I know there is something better out here.  I know that a company can be nimble responsive to client needs and treat its community with respect and dignity.  I know that Microsoft tools can build fantastic business applications for the cloud.  I also know there is money to be made in the unglamorous world of infrastructure and logistics.  This is what drives me.  Business for too long has been more concerned with its own power and influence instead of what really matters which are the customers and the community they serve.  This is why I am a believer in Agile because I feel like it can not only build a better piece of software but it can also create a better business. 

Find out what I am talking about by contacting us. 

It is time that business starts acting like it is in the 21st century instead of the 19th.  I hope my little startup is part of a trend which will make that a reality. 

Until next time.


Monday, August 13, 2012

Olympic Perspective

Technology has grown by leaps and bounds over the last twenty years.  In 1992, you couldn't follow the Olympics online.  Tim Berners Lee who invented the HTML was still pioneering ideas which today we take for granted.  If you even knew what on-line was back then you had to settle for Prodigy service on a 1300 baud modem or if you were lucky on 2600.  Gosh how times have changed with live feeds from NBC, the BBC and countless tweets and updates over the web it was difficult to escape the Olympics.

These changes took place because of the hard work of countless engineers, scientists and shulbs like me who spend their lives creating and taming the digital wilderness.  The change is moving faster all the time and the next great frontier is going to be mobile devices.  What hammered that point home for me was an article my friend posted on Google plus.  He mentions that over 5% of web traffic comes from iPhones and another 3% comes from Android phones.  This is doubling the web traffic of this same time last year.  I anticipate as this trend continues that by the Olympics in Rio in 2016 those figures will be about 25% for the iPhone and 15% for the Android system.  I also think that Microsoft is going to be a huge player with Windows 8 but I just don't know where they are going to fit into this growth. 
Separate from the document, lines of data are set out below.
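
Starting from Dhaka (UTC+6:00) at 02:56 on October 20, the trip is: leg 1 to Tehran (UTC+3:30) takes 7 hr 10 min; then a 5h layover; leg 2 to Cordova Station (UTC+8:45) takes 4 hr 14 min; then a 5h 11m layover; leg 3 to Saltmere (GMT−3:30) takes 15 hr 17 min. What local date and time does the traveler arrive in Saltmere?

06:18 on October 21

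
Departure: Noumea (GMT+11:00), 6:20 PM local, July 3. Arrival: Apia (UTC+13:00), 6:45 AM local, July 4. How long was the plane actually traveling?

Departure in UTC: 6:20 PM − 11:00 = 7:20 AM on Jul 3.
Arrival in UTC: 6:45 AM − 13:00 = 5:45 PM on Jul 3.
Elapsed = 5:45 PM − 7:20 AM = 10 hours 25 minutes.

10 hours 25 minutes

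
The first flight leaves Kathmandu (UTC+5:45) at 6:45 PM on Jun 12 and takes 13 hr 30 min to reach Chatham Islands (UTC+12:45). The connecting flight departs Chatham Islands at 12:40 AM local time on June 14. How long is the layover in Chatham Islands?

Convert departure to UTC: 6:45 PM − 5:45 = 1:00 PM UTC on Jun 12.
Add 13 hours 30 minutes flight time → 2:30 AM UTC (Jun 13).
Chatham Islands is UTC+12:45, so local arrival = 2:30 AM + 12:45 = 3:15 PM on Jun 13.
Layover = 12:40 AM − 3:15 PM (+1 day) = 9 hours 25 minutes.

9 hours 25 minutes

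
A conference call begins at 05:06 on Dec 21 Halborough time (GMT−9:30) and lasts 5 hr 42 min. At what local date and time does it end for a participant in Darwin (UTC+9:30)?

05:48 on December 22

Convert start to UTC: 05:06 + 9:30 = 14:36 UTC on Dec 21.
Add 5 hours 42 minutes duration → 20:18 UTC.
Darwin is UTC+9:30, so local end time = 20:18 + 9:30 = 05:48 on Dec 22.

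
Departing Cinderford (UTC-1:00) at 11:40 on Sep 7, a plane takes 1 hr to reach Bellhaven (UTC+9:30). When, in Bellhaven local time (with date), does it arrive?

Bellhaven is 10:30 ahead of Cinderford.
After 1 hour it is 12:40 in Cinderford.
Shift by the zone difference: 12:40 + 10:30 = 23:10 on Sep 7 in Bellhaven.

23:10 on Sep 7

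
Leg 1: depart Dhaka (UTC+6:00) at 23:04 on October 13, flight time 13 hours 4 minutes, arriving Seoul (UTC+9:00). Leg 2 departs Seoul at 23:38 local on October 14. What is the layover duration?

Convert departure to UTC: 23:04 − 6:00 = 17:04 UTC on Oct 13.
Add 13 hours and 4 minutes flight time → 06:08 UTC (Oct 14).
Seoul is UTC+9:00, so local arrival = 06:08 + 9:00 = 15:08 on Oct 14.
Layover = 23:38 − 15:08 = 8 hours 30 minutes.

8 hours 30 minutes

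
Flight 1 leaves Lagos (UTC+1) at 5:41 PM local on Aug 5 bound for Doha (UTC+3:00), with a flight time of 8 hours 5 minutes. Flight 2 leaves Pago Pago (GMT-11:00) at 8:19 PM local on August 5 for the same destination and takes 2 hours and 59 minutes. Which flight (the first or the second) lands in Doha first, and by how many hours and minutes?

Flight 1 in UTC: 5:41 PM − 1:00 = 4:41 PM on Aug 5.
+8 hours 5 minutes → arrive 12:46 AM UTC on Aug 6.
Flight 2 in UTC: 8:19 PM + 11:00 = 7:19 AM on Aug 6.
+2 hours and 59 minutes → arrive 10:18 AM UTC on Aug 6.
Flight 1 lands earlier by 9 hours 32 minutes.

the first, by 9 hours 32 minutes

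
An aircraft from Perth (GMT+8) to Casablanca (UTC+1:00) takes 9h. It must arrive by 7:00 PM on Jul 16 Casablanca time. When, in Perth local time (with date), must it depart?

Target arrival in UTC: 7:00 PM − 1:00 = 6:00 PM on Jul 16.
Subtract 9 hours → departure 9:00 AM UTC on Jul 16.
Perth is UTC+8:00: 9:00 AM + 8:00 = 5:00 PM on Jul 16.

5:00 PM on Jul 16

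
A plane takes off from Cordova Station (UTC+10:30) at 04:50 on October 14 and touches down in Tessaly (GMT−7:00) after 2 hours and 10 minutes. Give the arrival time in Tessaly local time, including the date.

Convert departure to UTC: 04:50 − 10:30 = 18:20 UTC on Oct 13.
Add 2 hours 10 minutes travel time → 20:30 UTC.
Tessaly is UTC−7:00, so local arrival = 20:30 − 7:00 = 13:30 on Oct 13.

13:30 on Oct 13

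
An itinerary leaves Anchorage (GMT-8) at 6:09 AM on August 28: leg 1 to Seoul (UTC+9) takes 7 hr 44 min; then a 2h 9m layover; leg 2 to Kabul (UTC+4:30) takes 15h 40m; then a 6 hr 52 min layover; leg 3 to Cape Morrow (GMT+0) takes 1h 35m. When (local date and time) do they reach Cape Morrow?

12:09 AM on Aug 30

Convert departure to UTC: 6:09 AM + 8:00 = 2:09 PM UTC on Aug 28.
Add 7 hours and 44 minutes leg 1 → 9:53 PM UTC.
Add 2 hours and 9 minutes layover in Seoul → 12:02 AM UTC (Aug 29).
Add 15 hours 40 minutes leg 2 → 3:42 PM UTC.
Add 6 hours and 52 minutes layover in Kabul → 10:34 PM UTC.
Add 1 hour and 35 minutes leg 3 → 12:09 AM UTC (Aug 30).
Cape Morrow is UTC+0, so local arrival is the same: 12:09 AM on Aug 30.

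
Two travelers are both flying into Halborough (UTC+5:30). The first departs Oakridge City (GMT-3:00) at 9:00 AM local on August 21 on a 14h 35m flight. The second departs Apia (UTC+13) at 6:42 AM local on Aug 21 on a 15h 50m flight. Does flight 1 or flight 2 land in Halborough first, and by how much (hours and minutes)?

the second, by 17 hours 3 minutes

Flight 1 in UTC: 9:00 AM + 3:00 = 12:00 PM on Aug 21.
+14 hours 35 minutes → arrive 2:35 AM UTC on Aug 22.
Flight 2 in UTC: 6:42 AM − 13:00 = 5:42 PM on Aug 20.
+15 hours and 50 minutes → arrive 9:32 AM UTC on Aug 21.
Flight 2 lands earlier by 17 hours 3 minutes.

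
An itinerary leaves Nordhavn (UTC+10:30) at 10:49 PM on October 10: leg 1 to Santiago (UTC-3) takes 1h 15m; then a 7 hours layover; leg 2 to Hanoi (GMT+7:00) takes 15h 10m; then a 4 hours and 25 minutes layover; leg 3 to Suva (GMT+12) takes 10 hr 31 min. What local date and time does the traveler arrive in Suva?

2:40 PM on October 12

Convert departure to UTC: 10:49 PM − 10:30 = 12:19 PM UTC on Oct 10.
Add 1 hour and 15 minutes leg 1 → 1:34 PM UTC.
Add 7 hours layover in Santiago → 8:34 PM UTC.
Add 15 hours and 10 minutes leg 2 → 11:44 AM UTC (Oct 11).
Add 4 hours 25 minutes layover in Hanoi → 4:09 PM UTC.
Add 10 hours and 31 minutes leg 3 → 2:40 AM UTC (Oct 12).
Suva is UTC+12:00, so local arrival = 2:40 AM + 12:00 = 2:40 PM on Oct 12.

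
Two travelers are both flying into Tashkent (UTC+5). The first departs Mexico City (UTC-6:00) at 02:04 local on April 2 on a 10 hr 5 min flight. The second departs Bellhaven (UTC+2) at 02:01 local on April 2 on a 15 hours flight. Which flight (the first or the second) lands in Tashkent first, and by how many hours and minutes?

Flight 1 in UTC: 02:04 + 6:00 = 08:04 on Apr 2.
+10 hours 5 minutes → arrive 18:09 UTC on Apr 2.
Flight 2 in UTC: 02:01 − 2:00 = 00:01 on Apr 2.
+15 hours → arrive 15:01 UTC on Apr 2.
Flight 2 lands earlier by 3 hours 8 minutes.

the second, by 3 hours 8 minutes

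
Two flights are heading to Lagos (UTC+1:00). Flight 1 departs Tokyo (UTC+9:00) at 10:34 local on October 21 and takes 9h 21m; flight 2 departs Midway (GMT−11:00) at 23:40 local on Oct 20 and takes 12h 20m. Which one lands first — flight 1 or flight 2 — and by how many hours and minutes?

Flight 1 in UTC: 10:34 − 9:00 = 01:34 on Oct 21.
+9 hours 21 minutes → arrive 10:55 UTC on Oct 21.
Flight 2 in UTC: 23:40 + 11:00 = 10:40 on Oct 21.
+12 hours 20 minutes → arrive 23:00 UTC on Oct 21.
Flight 1 lands earlier by 12 hours 5 minutes.

the first, by 12 hours 5 minutes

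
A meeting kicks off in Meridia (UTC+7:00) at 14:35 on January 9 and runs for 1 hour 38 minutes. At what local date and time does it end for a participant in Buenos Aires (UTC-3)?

Buenos Aires is 10:00 behind Meridia.
After 1 hour 38 minutes it is 16:13 in Meridia.
Shift by the zone difference: 16:13 − 10:00 = 06:13 on Jan 9 in Buenos Aires.

06:13 on Jan 9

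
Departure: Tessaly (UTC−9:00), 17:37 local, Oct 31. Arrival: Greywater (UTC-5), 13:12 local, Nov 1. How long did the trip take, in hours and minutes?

Departure in UTC: 17:37 + 9:00 = 02:37 on Nov 1.
Arrival in UTC: 13:12 + 5:00 = 18:12 on Nov 1.
Elapsed = 18:12 − 02:37 = 15 hours 35 minutes.

15 hours 35 minutes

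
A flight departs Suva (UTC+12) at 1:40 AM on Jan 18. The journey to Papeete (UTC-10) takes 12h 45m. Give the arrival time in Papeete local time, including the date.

4:25 PM on Jan 17

Papeete is 22:00 behind Suva.
After 12 hours and 45 minutes it is 2:25 PM in Suva.
Shift by the zone difference: 2:25 PM − 22:00 = 4:25 PM on Jan 17 in Papeete.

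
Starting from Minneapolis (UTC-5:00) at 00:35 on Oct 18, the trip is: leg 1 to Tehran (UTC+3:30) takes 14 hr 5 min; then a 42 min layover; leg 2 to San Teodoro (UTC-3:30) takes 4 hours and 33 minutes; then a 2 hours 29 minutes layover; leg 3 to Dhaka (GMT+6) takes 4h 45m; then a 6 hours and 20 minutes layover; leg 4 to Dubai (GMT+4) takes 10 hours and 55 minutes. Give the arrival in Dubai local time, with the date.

05:24 on October 20

Convert departure to UTC: 00:35 + 5:00 = 05:35 UTC on Oct 18.
Add 14 hours 5 minutes leg 1 → 19:40 UTC.
Add 42 minutes layover in Tehran → 20:22 UTC.
Add 4 hours 33 minutes leg 2 → 00:55 UTC (Oct 19).
Add 2 hours and 29 minutes layover in San Teodoro → 03:24 UTC.
Add 4 hours and 45 minutes leg 3 → 08:09 UTC.
Add 6 hours 20 minutes layover in Dhaka → 14:29 UTC.
Add 10 hours 55 minutes leg 4 → 01:24 UTC (Oct 20).
Dubai is UTC+4:00, so local arrival = 01:24 + 4:00 = 05:24 on Oct 20.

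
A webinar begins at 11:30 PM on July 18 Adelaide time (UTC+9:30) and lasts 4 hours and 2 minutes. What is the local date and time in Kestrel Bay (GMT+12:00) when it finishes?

6:02 AM on Jul 19

Kestrel Bay is 2:30 ahead of Adelaide.
After 4 hours 2 minutes it is 3:32 AM (Jul 19) in Adelaide.
Shift by the zone difference: 3:32 AM + 2:30 = 6:02 AM on Jul 19 in Kestrel Bay.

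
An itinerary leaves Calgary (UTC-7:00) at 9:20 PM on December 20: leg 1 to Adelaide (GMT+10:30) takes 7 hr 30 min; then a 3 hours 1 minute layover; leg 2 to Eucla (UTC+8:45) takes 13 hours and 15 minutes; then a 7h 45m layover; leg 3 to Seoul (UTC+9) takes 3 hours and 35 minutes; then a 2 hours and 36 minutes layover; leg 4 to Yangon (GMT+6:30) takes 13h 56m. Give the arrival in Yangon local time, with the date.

Convert departure to UTC: 9:20 PM + 7:00 = 4:20 AM UTC on Dec 21.
Add 7 hours 30 minutes leg 1 → 11:50 AM UTC.
Add 3 hours and 1 minute layover in Adelaide → 2:51 PM UTC.
Add 13 hours 15 minutes leg 2 → 4:06 AM UTC (Dec 22).
Add 7 hours 45 minutes layover in Eucla → 11:51 AM UTC.
Add 3 hours 35 minutes leg 3 → 3:26 PM UTC.
Add 2 hours and 36 minutes layover in Seoul → 6:02 PM UTC.
Add 13 hours 56 minutes leg 4 → 7:58 AM UTC (Dec 23).
Yangon is UTC+6:30, so local arrival = 7:58 AM + 6:30 = 2:28 PM on Dec 23.

2:28 PM on December 23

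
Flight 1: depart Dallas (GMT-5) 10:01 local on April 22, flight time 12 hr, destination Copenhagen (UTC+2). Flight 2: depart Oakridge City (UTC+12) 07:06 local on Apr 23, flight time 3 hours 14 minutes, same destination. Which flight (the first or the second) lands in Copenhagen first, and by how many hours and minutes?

Flight 1 in UTC: 10:01 + 5:00 = 15:01 on Apr 22.
+12 hours → arrive 03:01 UTC on Apr 23.
Flight 2 in UTC: 07:06 − 12:00 = 19:06 on Apr 22.
+3 hours 14 minutes → arrive 22:20 UTC on Apr 22.
Flight 2 lands earlier by 4 hours 41 minutes.

the second, by 4 hours 41 minutes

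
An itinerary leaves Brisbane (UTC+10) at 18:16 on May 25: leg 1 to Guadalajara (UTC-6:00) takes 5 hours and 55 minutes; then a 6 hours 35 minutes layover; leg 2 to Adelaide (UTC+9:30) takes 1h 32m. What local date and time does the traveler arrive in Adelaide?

07:48 on May 26

Convert departure to UTC: 18:16 − 10:00 = 08:16 UTC on May 25.
Add 5 hours 55 minutes leg 1 → 14:11 UTC.
Add 6 hours 35 minutes layover in Guadalajara → 20:46 UTC.
Add 1 hour 32 minutes leg 2 → 22:18 UTC.
Adelaide is UTC+9:30, so local arrival = 22:18 + 9:30 = 07:48 on May 26.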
All of us at E3 systems are excited to ride this wave of innovation and have written programs which work on PC's, tablet computers and mobile devices.  We are particularly proud of how we use the Microsoft Tag technology to get your mobile device to communicate with plain pieces of paper to bridge the gap between the digital world and the real one.  Our Sully Inventory Management system makes that possible and you can find out more clicking here.

I can't wait for the next twenty years and what we are going to accomplish.  I hope you will be along for the ride.